Redskins receiver Aldrick Robinson, Hank’s closest friend on the team, has seen many of these moments since Washington drafted both of them in April 2011. In advance of his wife’s October due date — they’re expecting their first child, a son — he and Hank have discussed how to be a positive influence raising children.
“He always talk to his kids,” Robinson said. “He love his kids, and you can see it. When they around him, they don’t want to leave him. I look up to him as a father. I see how he handles his kids and everything. I plan to treat my kids the same way that he treats his kids.”
If Hank’s fatherless childhood motivates him, he does not admit it. Maybe he isn’t conscious of it.
It doesn’t, he said, because others filled the caretaker role when he was a boy. But Hank grew up without a dad who provided for him and the family. That’s an aspect of fatherhood at which he is determined to excel.
That would be more difficult if he weren’t making NFL money, although he did graduate from Miami with a degree in liberal arts.
“I don’t remember what L.J. asked him, but I remember Hank saying, ‘That’s why Daddy working so hard, L.J., so you can have stuff.’ That stuck with me because he was only in college. He worked hard to make sure he improved to get that chance, training and everything.”

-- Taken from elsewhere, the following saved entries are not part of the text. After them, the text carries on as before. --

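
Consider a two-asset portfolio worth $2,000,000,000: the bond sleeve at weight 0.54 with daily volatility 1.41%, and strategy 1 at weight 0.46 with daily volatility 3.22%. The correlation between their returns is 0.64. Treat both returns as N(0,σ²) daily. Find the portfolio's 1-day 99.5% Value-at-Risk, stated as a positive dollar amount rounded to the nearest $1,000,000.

$106,000,000

σ_p² = 0.54²·1.41² + 0.46²·3.22² + 2·0.64·0.54·0.46·1.41·3.22 = 4.2172 (%²).
σ_p = √4.2172 = 2.054%.
At 99.5%, z = 2.576.
VaR = 2.576 × 2.054% = 5.291%; on $2,000,000,000 that is $105,820,000.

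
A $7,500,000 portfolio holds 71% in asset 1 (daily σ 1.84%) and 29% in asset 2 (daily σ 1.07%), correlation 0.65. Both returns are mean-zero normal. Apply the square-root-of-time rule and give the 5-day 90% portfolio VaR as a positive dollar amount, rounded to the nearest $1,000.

σ_p = √(0.71²·1.84² + 0.29²·1.07² + 2·0.65·0.71·0.29·1.84·1.07) = 1.526%.
σ_{5d} = 1.526% × √5 = 3.412%.
z(90%) = 1.282.
VaR = 1.282 × 3.412% = 4.374%; on $7,500,000 that is $328,050.

$328,000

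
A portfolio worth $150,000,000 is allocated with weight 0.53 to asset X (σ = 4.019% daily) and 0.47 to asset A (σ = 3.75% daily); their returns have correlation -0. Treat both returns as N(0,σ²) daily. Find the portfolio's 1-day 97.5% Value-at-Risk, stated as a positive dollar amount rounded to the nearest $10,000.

σ_p² = 0.53²·4.019² + 0.47²·3.75² + 2·-0·0.53·0.47·4.019·3.75 = 7.6436 (%²).
σ_p = √7.6436 = 2.765%.
At 97.5%, z = 1.960.
VaR = 1.960 × 2.765% = 5.419%; on $150,000,000 that is $8,128,500.

$8,130,000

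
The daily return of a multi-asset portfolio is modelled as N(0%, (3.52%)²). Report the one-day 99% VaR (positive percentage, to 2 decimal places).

At 99% one-sided, z = 2.326.
VaR = z·σ = 2.326 × 3.52% = 8.188%.

8.19%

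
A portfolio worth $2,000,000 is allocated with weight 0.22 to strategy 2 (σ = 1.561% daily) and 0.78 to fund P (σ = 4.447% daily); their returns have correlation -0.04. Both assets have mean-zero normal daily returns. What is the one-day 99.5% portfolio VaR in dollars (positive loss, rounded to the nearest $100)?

$178,900

σ_p² = 0.22²·1.561² + 0.78²·4.447² + 2·-0.04·0.22·0.78·1.561·4.447 = 12.0542 (%²).
σ_p = √12.0542 = 3.472%.
At 99.5%, z = 2.576.
VaR = 2.576 × 3.472% = 8.944%; on $2,000,000 that is $178,880.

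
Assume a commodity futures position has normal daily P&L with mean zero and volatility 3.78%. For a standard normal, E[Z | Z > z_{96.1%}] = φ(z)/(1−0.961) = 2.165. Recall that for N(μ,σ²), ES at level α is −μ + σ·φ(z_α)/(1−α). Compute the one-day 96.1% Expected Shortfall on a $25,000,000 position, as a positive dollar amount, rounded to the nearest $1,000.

$2,046,000

ES = 3.78% × 2.165 = 8.184%.
On $25,000,000: 0.08184 × $25,000,000 = $2,046,000.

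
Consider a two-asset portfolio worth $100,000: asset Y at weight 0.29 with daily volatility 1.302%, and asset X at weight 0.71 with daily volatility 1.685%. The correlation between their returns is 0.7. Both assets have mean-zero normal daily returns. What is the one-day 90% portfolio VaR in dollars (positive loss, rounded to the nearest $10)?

σ_p² = 0.29²·1.302² + 0.71²·1.685² + 2·0.7·0.29·0.71·1.302·1.685 = 2.2062 (%²).
σ_p = √2.2062 = 1.485%.
At 90%, z = 1.282.
VaR = 1.282 × 1.485% = 1.904%; on $100,000 that is $1,904.

$1,900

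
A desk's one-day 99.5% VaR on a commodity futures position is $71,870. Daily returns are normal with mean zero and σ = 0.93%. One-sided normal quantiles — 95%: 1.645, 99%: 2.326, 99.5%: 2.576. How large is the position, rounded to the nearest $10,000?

$3,000,000

VaR as a fraction of value: z·σ = 2.576 × 0.93% = 2.39568%.
Position = $71,870 / 0.0239568 = $2,999,983.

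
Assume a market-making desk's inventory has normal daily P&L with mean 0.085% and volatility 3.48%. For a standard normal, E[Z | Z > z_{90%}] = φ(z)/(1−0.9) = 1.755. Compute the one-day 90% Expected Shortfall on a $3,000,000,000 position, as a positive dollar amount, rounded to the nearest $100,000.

ES = −(0.085%) + 3.48% × 1.755 = 6.022%.
On $3,000,000,000: 0.06022 × $3,000,000,000 = $180,660,000.

$180,700,000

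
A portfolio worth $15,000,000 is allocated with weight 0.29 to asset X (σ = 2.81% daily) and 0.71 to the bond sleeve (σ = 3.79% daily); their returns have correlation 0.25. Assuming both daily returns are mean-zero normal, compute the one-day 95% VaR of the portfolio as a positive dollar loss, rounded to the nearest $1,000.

σ_p² = 0.29²·2.81² + 0.71²·3.79² + 2·0.25·0.29·0.71·2.81·3.79 = 9.0014 (%²).
σ_p = √9.0014 = 3.000%.
At 95%, z = 1.645.
VaR = 1.645 × 3.000% = 4.935%; on $15,000,000 that is $740,250.

$740,000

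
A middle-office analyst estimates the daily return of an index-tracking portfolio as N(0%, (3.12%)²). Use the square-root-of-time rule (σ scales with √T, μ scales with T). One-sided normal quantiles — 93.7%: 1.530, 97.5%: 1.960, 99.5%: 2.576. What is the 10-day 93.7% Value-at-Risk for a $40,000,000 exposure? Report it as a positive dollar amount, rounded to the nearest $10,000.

$6,040,000

σ_{10d} = 3.12% × √10 = 9.866%.
VaR = 1.530 × 9.866% = 15.095%.
On $40,000,000: 0.15095 × $40,000,000 = $6,038,000.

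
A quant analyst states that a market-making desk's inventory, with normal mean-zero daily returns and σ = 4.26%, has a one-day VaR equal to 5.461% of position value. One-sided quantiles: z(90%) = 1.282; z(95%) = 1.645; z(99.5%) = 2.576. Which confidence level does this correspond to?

Implied z = VaR/σ = 5.461 / 4.26 = 1.282.
This matches z(90%) = 1.282.

90%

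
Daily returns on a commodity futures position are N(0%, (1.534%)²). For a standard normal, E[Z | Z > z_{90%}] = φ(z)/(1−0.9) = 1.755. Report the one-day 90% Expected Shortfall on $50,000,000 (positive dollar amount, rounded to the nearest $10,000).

ES = 1.534% × 1.755 = 2.692%.
On $50,000,000: 0.02692 × $50,000,000 = $1,346,000.

$1,350,000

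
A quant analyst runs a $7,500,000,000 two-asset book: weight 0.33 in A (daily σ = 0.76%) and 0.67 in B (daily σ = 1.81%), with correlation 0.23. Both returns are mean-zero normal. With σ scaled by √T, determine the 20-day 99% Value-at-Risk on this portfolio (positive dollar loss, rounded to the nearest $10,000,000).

$1,010,000,000

σ_p = √(0.33²·0.76² + 0.67²·1.81² + 2·0.23·0.33·0.67·0.76·1.81) = 1.294%.
σ_{20d} = 1.294% × √20 = 5.787%.
z(99%) = 2.326.
VaR = 2.326 × 5.787% = 13.461%; on $7,500,000,000 that is $1,009,575,000.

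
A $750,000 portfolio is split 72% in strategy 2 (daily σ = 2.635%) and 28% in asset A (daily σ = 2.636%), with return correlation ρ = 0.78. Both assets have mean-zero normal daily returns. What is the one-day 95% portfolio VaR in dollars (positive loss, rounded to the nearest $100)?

$31,000

σ_p² = 0.72²·2.635² + 0.28²·2.636² + 2·0.78·0.72·0.28·2.635·2.636 = 6.3286 (%²).
σ_p = √6.3286 = 2.516%.
At 95%, z = 1.645.
VaR = 1.645 × 2.516% = 4.139%; on $750,000 that is $31,043.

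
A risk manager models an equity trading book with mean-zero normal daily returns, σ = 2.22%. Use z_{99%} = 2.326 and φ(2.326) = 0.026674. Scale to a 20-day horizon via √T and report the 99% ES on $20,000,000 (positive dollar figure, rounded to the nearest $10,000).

σ_{20d} = 2.22% × √20 = 9.928%.
ES multiplier = φ(z)/(1−α) = 0.026674/0.01 = 2.667.
ES = 9.928% × 2.667 = 26.478%; on $20,000,000: $5,295,600.

$5,300,000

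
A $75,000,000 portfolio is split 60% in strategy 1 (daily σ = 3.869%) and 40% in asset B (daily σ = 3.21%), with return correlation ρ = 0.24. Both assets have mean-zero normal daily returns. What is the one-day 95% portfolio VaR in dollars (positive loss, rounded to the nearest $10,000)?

σ_p² = 0.6²·3.869² + 0.4²·3.21² + 2·0.24·0.6·0.4·3.869·3.21 = 8.4683 (%²).
σ_p = √8.4683 = 2.910%.
At 95%, z = 1.645.
VaR = 1.645 × 2.910% = 4.787%; on $75,000,000 that is $3,590,250.

$3,590,000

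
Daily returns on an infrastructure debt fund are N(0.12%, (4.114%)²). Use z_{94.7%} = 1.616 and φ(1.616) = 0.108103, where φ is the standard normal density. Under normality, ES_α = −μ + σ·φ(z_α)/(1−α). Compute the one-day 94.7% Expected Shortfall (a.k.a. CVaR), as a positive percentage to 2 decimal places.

8.27%

Tail multiplier: φ(z)/(1−α) = 0.108103 / 0.053 = 2.040.
ES = −(0.12%) + 4.114% × 2.040 = 8.273%.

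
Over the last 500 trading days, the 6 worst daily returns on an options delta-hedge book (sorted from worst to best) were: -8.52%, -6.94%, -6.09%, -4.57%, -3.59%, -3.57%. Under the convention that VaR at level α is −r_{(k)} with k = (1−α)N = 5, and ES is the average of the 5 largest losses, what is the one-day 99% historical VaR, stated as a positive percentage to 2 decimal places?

k = 5; the 5th lowest return is -3.59%, so VaR = 3.59%.

3.59%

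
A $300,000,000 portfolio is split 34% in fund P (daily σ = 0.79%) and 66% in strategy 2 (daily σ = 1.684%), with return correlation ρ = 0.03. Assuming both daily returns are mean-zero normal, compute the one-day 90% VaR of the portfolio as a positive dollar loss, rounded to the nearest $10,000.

$4,430,000

σ_p² = 0.34²·0.79² + 0.66²·1.684² + 2·0.03·0.34·0.66·0.79·1.684 = 1.3254 (%²).
σ_p = √1.3254 = 1.151%.
At 90%, z = 1.282.
VaR = 1.282 × 1.151% = 1.476%; on $300,000,000 that is $4,428,000.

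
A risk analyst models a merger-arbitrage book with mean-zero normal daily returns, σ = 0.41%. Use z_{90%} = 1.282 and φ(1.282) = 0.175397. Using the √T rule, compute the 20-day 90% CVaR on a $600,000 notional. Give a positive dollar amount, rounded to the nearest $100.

$19,300

σ_{20d} = 0.41% × √20 = 1.834%.
ES multiplier = φ(z)/(1−α) = 0.175397/0.1 = 1.754.
ES = 1.834% × 1.754 = 3.217%; on $600,000: $19,302.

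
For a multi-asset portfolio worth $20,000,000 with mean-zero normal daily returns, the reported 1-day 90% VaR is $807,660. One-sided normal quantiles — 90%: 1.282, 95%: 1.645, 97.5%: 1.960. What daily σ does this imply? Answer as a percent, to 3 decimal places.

VaR as a fraction: $807,660 / $20,000,000 = 4.038%.
σ = VaR / z = 4.038% / 1.282 = 3.150%.

3.150%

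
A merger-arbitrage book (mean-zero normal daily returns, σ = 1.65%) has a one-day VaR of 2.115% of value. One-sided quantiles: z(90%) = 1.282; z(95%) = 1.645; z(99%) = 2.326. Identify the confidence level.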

Now, L.J. and Na Na can navigate an iPad like pros. Kie Kie and the kids last month moved to a new apartment 10 minutes away because their old two-bedroom had been broken into three times since the spring. And Hank agreed to put Naris in day care until 2 p.m. each weekday to help Kie Kie’s workload and stress.
“I’m happy that he made it the way he did, but I’m trying to get there, too,” she said. “I want a child care license for myself so maybe we could open a day care in the future.”
After practice that day in Richmond, when L.J. and Na Na finished chasing down their dad’s teammates, Hank spent a few minutes with them before he had to go shower and eat lunch.
His father didn’t have moments like that.
“I know I had a responsibility to my kids,” Hank said. “I mean, those are my kids. I’m sure there’s things I can do better. I know I’m not perfect. Na Na will say, “Daddy, you’re No. 1,’ so I know I’m doing something right.”
Next to them stood Lisa, as proud a mother as she could be.